Here’s Audrey on the FUTURE:
I plan to apply the skills [I’ve learned] by working in roles where I can serve the greater good. Every industry is shaped by technology now, and I hope to one day work for a non-profit that uses code to benefit underserved communities around the world.”
Queenie Lau is a rising senior at UC Berkeley studying computer science and film. While there, she founded their Girls Who Code College Loop, interned as a mobile app developer for the official UC Berkeley mobile app, worked as a L&S video production specialist, and served as a fabrication team member for Museum of Tomorrow. “I strive to build inclusive and accessible products to produce engaging user experiences,” Queenie says. She was first introduced to GWC through a friend who had completed aa previous summer immersion program. “I knew I wanted to be a part of a welcoming, diverse community that celebrates individuality and fosters personal growth,” she says. Through GWC, she’s even helped to build a filter modeled after Doja Cat’s Coachella Planet Her performance using Meta’s studio tool called Spark AR.
Here’s Queenie on the FUTURE:
“Opportunities and resources offered by Girls Who Code such as our Doja Cat and Meta collaborations and women in STEM spotlights have reshaped my preconceived notion of what a programmer looks like and does. Girls Who Code has taught me how to be a better leader, a better engineer, and a better listener. The phrase “aspire to inspire” comes to mind when thinking about my future because sometimes we just need someone to believe in us for us to believe in ourselves and Girls Who Code is the epitome of that.

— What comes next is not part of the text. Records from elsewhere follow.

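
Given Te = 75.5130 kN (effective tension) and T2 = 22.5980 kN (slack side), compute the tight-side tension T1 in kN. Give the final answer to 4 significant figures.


T1 = Te + T2 = 75.5130 + 22.5980
T1 = 98.11 kN


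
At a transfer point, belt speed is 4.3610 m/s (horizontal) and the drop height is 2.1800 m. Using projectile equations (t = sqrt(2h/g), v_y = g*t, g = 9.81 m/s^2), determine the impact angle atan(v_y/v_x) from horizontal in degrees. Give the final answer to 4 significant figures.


t = sqrt(2*2.1800/9.81) = 0.666667 s
v_y = 9.81 * 0.666667 = 6.54 m/s
angle = atan(6.54 / 4.3610) = 56.30 deg


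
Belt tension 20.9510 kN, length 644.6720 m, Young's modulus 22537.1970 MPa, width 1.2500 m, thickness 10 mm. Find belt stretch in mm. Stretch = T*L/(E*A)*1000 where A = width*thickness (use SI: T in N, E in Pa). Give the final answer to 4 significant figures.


A = 1.2500 * 0.01 = 0.01250 m^2
Stretch = 20.9510*1000 * 644.6720 / (22537.1970e6 * 0.01250) * 1000
Stretch = 47.94 mm


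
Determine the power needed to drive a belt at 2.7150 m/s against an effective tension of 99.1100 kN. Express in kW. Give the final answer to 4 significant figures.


P = Te * v = 99.1100 * 2.7150
P = 269.1 kW


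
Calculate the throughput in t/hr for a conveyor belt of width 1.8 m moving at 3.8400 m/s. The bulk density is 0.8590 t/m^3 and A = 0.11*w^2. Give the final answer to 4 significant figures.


A = 0.11 * 1.8^2 = 0.3564 m^2
C = 0.3564 * 3.8400 * 0.8590 * 3600
C = 4232 t/hr


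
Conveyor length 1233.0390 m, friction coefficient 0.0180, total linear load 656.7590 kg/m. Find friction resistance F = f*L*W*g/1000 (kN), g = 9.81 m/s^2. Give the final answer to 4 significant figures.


F = 0.0180 * 1233.0390 * 656.7590 * 9.81 / 1000
F = 143.0 kN


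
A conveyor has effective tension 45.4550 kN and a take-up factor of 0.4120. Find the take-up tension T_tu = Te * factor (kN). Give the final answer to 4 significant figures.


T_tu = 45.4550 * 0.4120
T_tu = 18.73 kN


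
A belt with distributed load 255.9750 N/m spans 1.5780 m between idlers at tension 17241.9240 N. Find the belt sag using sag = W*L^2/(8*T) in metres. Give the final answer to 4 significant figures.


sag = 255.9750 * 1.5780^2 / (8 * 17241.9240)
sag = 0.004621 m


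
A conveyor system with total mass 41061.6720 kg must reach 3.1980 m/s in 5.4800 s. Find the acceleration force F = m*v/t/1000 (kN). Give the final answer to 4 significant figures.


F = 41061.6720 * 3.1980 / 5.4800 / 1000
F = 23.96 kN


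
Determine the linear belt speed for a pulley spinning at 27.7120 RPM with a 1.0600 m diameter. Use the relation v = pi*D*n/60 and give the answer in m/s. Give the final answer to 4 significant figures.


v = pi * 1.0600 * 27.7120 / 60
v = 1.538 m/s


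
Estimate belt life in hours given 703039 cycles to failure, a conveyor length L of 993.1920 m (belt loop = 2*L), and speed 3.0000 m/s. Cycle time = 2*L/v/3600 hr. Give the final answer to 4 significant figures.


cycle_time = 2 * 993.1920 / 3.0000 / 3600 = 0.183924 hr
life = 703039 * 0.183924 = 129300 hours


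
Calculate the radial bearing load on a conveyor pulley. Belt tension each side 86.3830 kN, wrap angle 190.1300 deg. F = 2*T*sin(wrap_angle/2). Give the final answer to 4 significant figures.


F = 2 * 86.3830 * sin(190.1300/2 deg)
F = 172.1 kN


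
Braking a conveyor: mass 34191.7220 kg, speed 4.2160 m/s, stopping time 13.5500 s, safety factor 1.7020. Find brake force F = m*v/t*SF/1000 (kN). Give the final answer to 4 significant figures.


F = 34191.7220 * 4.2160 / 13.5500 * 1.7020 / 1000
F = 18.11 kN


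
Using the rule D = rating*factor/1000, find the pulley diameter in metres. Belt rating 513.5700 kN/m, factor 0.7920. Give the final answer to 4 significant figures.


D = 513.5700 * 0.7920 / 1000
D = 0.4067 m


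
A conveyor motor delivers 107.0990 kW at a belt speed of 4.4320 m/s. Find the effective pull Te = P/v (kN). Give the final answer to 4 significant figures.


Te = P / v = 107.0990 / 4.4320
Te = 24.16 kN


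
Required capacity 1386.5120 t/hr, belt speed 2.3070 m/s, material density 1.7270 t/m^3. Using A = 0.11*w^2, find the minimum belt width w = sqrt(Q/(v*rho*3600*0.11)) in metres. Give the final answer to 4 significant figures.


A_req = 1386.5120 / (2.3070 * 1.7270 * 3600) = 0.0966677 m^2
w = sqrt(0.0966677 / 0.11)
w = 0.9374 m


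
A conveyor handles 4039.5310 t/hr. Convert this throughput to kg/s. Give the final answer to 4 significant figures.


m_dot = 4039.5310 * 1000 / 3600
m_dot = 1122 kg/s


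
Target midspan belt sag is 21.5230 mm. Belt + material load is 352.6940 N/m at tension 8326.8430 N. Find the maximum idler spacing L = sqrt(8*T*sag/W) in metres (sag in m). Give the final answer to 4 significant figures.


sag = 21.5230/1000 = 0.021523 m
L = sqrt(8 * 8326.8430 * 0.021523 / 352.6940)
L = 2.016 m


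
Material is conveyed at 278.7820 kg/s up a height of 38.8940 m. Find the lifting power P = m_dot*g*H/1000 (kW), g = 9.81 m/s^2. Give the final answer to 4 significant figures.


P = 278.7820 * 9.81 * 38.8940 / 1000
P = 106.4 kW


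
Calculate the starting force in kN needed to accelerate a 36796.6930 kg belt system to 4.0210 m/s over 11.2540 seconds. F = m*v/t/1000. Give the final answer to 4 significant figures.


F = 36796.6930 * 4.0210 / 11.2540 / 1000
F = 13.15 kN


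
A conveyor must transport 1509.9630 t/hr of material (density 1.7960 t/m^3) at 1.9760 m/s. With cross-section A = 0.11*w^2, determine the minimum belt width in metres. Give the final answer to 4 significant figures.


A_req = 1509.9630 / (1.9760 * 1.7960 * 3600) = 0.118187 m^2
w = sqrt(0.118187 / 0.11)
w = 1.037 m


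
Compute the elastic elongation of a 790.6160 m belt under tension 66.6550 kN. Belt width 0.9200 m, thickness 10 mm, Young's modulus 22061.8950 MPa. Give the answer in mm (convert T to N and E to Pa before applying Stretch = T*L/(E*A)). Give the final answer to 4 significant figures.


A = 0.9200 * 0.01 = 0.00920 m^2
Stretch = 66.6550*1000 * 790.6160 / (22061.8950e6 * 0.00920) * 1000
Stretch = 259.6 mm


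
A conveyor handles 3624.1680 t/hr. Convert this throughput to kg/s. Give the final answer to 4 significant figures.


m_dot = 3624.1680 * 1000 / 3600
m_dot = 1007 kg/s


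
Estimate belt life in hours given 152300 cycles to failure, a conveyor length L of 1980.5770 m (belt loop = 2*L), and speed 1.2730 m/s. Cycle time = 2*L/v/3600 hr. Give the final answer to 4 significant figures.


cycle_time = 2 * 1980.5770 / 1.2730 / 3600 = 0.864352 hr
life = 152300 * 0.864352 = 131600 hours


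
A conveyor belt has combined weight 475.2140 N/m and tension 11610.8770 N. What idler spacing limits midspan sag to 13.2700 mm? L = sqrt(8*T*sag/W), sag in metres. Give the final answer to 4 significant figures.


sag = 13.2700/1000 = 0.013270 m
L = sqrt(8 * 11610.8770 * 0.013270 / 475.2140)
L = 1.611 m


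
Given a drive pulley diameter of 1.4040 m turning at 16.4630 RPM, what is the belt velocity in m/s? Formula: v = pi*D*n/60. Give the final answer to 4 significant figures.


v = pi * 1.4040 * 16.4630 / 60
v = 1.210 m/s


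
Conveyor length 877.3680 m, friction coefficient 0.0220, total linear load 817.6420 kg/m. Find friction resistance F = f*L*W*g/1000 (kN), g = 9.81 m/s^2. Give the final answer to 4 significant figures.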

I’ve realized that learning how to code and ultimately pursuing a career in technology means that we have to be learners for life. There will always be new, innovative technologies and areas of contribution that I will know little to nothing about, but I think this is exactly the reason why I want to be in this field. Researching new technology, ideating and collaborating on a plan of action, and seeing an idea come to fruition is one of the most fulfilling and rewarding feelings in the world. This is what inspires me to keep learning, creating, and sharing my knowledge with others.”
April Breedlove is a senior at Kennesaw State University studying Computer Science where she is part of the honors program, as well as a member of organizations including Women in Technology, Society of Women Engineers, and Girls Who Code. She is completing a software engineering internship with The Walt Disney Company, and plans to continue working there full time as a software engineer after graduation. “Prior to joining Girls Who Code, I was not surrounded by other young girls who were also interested in coding,” says April. But, “meeting likeminded individuals who were so similar to me was lifechanging. This organization taught me that it is okay to have a strong voice in the tech sphere because my voice matters. Today, in my internship with Disney, I am using the powerful voice that Girls Who Code introduced to me. I am not afraid to speak up in meetings, to be honest with my coworkers, and to reach out for help whenever I need it.” In short: “Girls Who Code has played an integral role in the achievement of my dreams.”
Here’s April on the FUTURE:
“Coding is more than just sitting in front of a computer and typing words on a screen. It teaches you problem-solving skills, research skills, and how to navigate the world more efficiently. Coding has equipped me with a plethora of skills and techniques that will take me far beyond the office and will allow me to continue making a positive impact on the lives of others. I am so excited to see where my love for computer science will take me next.”